Lt. Gov. Diane Denish and state Sen. Sander Rue, a West Side Republican, announced the proposed Missing Persons and Reporting Act at a news conference Tuesday.
If Gov. Bill Richardson signs the bill, Denish said it will centralize New Mexico's missing persons lists, mandate training on missing persons cases for law enforcement and allow for more accurate tracking of statistics.
The bill, which Rue will sponsor, is a product of one of several working groups Denish put together in the wake of the discovery of 11 women's remains in shallow graves on Albuquerque's West Mesa.
One of the groups discovered that of the 1,142 active New Mexico missing persons cases entered into the National Crime Information Centers database, only about 400 of those were recorded in a similar state database known as the New Mexico Missing Persons Clearinghouse.
Only 18 of the cases are listed on the publicly accessible component of the state clearinghouse.
At least nine of the West Mesa vict ims had been reported missing and their cases entered into NCIC. None, however, were entered into the state clearinghouse.
State law says all missing persons cases in New Mexico shall be entered into both databases.
State Police Lt. Robert Schilling said at the news conference that a new software program that is in the "design phase" will allow authorities to enter missing persons into the NCIC database and the state clearinghouse simultaneously.
Missing persons case training would be part of mandated state curriculum under the proposed bill. It would also allow the attorney general to discipline or even fire officers who don't comply with proposed new regulations under the act.
The bill would also create increased data sharing on missing persons cases among the state's law enforcement agencies.

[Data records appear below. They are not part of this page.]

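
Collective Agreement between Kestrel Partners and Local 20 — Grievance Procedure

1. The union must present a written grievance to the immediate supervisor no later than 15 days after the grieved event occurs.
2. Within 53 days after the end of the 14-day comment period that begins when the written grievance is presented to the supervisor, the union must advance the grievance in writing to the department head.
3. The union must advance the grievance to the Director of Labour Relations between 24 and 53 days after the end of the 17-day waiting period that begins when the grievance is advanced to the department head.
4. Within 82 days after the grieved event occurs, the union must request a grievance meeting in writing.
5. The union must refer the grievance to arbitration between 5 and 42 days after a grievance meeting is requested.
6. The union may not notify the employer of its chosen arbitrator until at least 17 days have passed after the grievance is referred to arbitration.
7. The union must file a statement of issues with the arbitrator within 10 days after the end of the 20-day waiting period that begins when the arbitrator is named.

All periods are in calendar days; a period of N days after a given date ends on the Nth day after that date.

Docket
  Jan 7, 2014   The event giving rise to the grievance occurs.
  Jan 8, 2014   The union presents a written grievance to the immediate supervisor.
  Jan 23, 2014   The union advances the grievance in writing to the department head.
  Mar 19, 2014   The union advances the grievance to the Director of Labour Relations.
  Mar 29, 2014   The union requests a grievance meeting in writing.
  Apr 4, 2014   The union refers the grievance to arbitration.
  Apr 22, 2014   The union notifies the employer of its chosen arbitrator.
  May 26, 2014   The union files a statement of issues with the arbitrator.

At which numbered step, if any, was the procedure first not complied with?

Step 1: 15 days after Jan 7, 2014 (when the grieved event occurs) is Jan 22, 2014; Jan 8, 2014 is within that limit.
Step 2: 53 days after Jan 22, 2014 (end of the 14-day comment period, which began when the written grievance is presented to the supervisor on Jan 8, 2014) is Mar 16, 2014; completed Jan 23, 2014, before the deadline.
Step 3: the window is 24–53 days after Feb 9, 2014 (end of the 17-day waiting period, which began when the grievance is advanced to the department head on Jan 23, 2014), so Mar 5, 2014 through Apr 3, 2014; done Mar 19, 2014 — within the window.
Step 4: 82 days after Jan 7, 2014 (when the grieved event occurs) is Mar 30, 2014; Mar 29, 2014 is within that limit.
Step 5: the window is 5–42 days after Mar 29, 2014 (when a grievance meeting is requested), so Apr 3, 2014 through May 10, 2014; done Apr 4, 2014, which is between those dates.
Step 6: the earliest permitted date is 17 days after Apr 4, 2014 (when the grievance is referred to arbitration), i.e. Apr 21, 2014; Apr 22, 2014 is on or after that date.
Step 7: 10 days after May 12, 2014 (end of the 20-day waiting period, which began when the arbitrator is named on Apr 22, 2014) is May 22, 2014; May 26, 2014 misses that deadline by 4 days.

Step 7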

"More contact between law enforcement and the media about missing persons -- especially should patterns of missing persons arise, such as during the period of time when the young women who were found on the West Side went missing," Denish said at the news conference. "There was a pattern there; it was just hard to determine. Determining these patterns will be aided greatly by the Missing Persons Clearinghouse."
Albuquerque Police Chief Ray Schultz said he was pleased to see a portion of the bill that would create a statewide repository for dental records that law enforcement can access.
Several of the West Mesa victims were identified through dental records, but only after investigators sent out a plea to the state's dentists for help.
"This is definitely a step in the right direction," Schultz said. "We would eventually like to see a repository for medical records and DNA, too. That would be hugely helpful to investigators."